Mike Barnard examines the stats behind the graduate jobs market

Now that 2012 is in full swing, the job hunters among you may be keen to get to grips with what's happening in the graduate jobs market this year. As ever, the sooner you start career planning, the better. Research by the Higher Education Careers Services Unit (HECSU) suggests four out of five graduates are confident they have the skills employers are looking for. And they are right to believe so: graduates remain a valuable source of talent that is tapped every year by recruiters keen to get the best for their business. However, the same research also claims 84 per cent of respondents think it's more difficult than ever to find work.

The number of graduate jobs available in 2012 may not have reached the pre-2007 levels when the economy was still booming, but they are still out there. According to a study by High Fliers Research, there will be a 6.4 per cent increase in the number of graduates hired in 2012 compared to 2011 - the third successive year of rises. This increase is accompanied by the welcome news that some recruiters are planning to take on up to 1,200 graduates each in 2012. It's important to remember, though, that the number of university leavers competing for jobs is also on the up, with 50,000 more students set to graduate this year than five years ago.

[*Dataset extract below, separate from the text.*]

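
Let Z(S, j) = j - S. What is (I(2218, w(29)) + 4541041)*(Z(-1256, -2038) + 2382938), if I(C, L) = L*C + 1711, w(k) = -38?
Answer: 10620766297008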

How do you set yourself apart and make a recruiter's shortlist? The best way is to identify where your skills and ambitions lie and then seek out workplace experience, preferably with the employers you want to work for. High Fliers reports that there are more than 11,000 work experience places available with the top employers this academic year, and many are also providing internships and vacation schemes of three weeks or longer - perfect for the Easter holidays. You may have been told that these schemes are an opportunity to get your foot in the door; never has this been more accurate. More than a third of this year's entry-level positions are expected to be filled by graduates who have already worked for the hiring organisation, while half of the recruiters in the study warn that those with no previous work experience are likely to have a tough time finding employment.

To avoid being left out in the cold, shortlist the employers you want to work for and find out about the work experience opportunities available with them in the coming months. If employers are advertising internships or work experience placements, apply without delay to put yourself in the front-running for a job this summer. But don't get downhearted if you don't find what you're looking for. Work shadowing and more casual work experience placements are potential arrangements you could make to gain exposure in your preferred industry or role - speak to an employer's HR department to find out if they might be able to take you on.

Fortune favours the brave: don't be afraid to speak boldly about your ambitions and emphasise why you've chosen a particular company or role. If you're successful in gaining time in the workplace via an official or non-official route, it'll greatly enhance your prospects this summer and you may even leave the office on your last day with an offer already in the bag.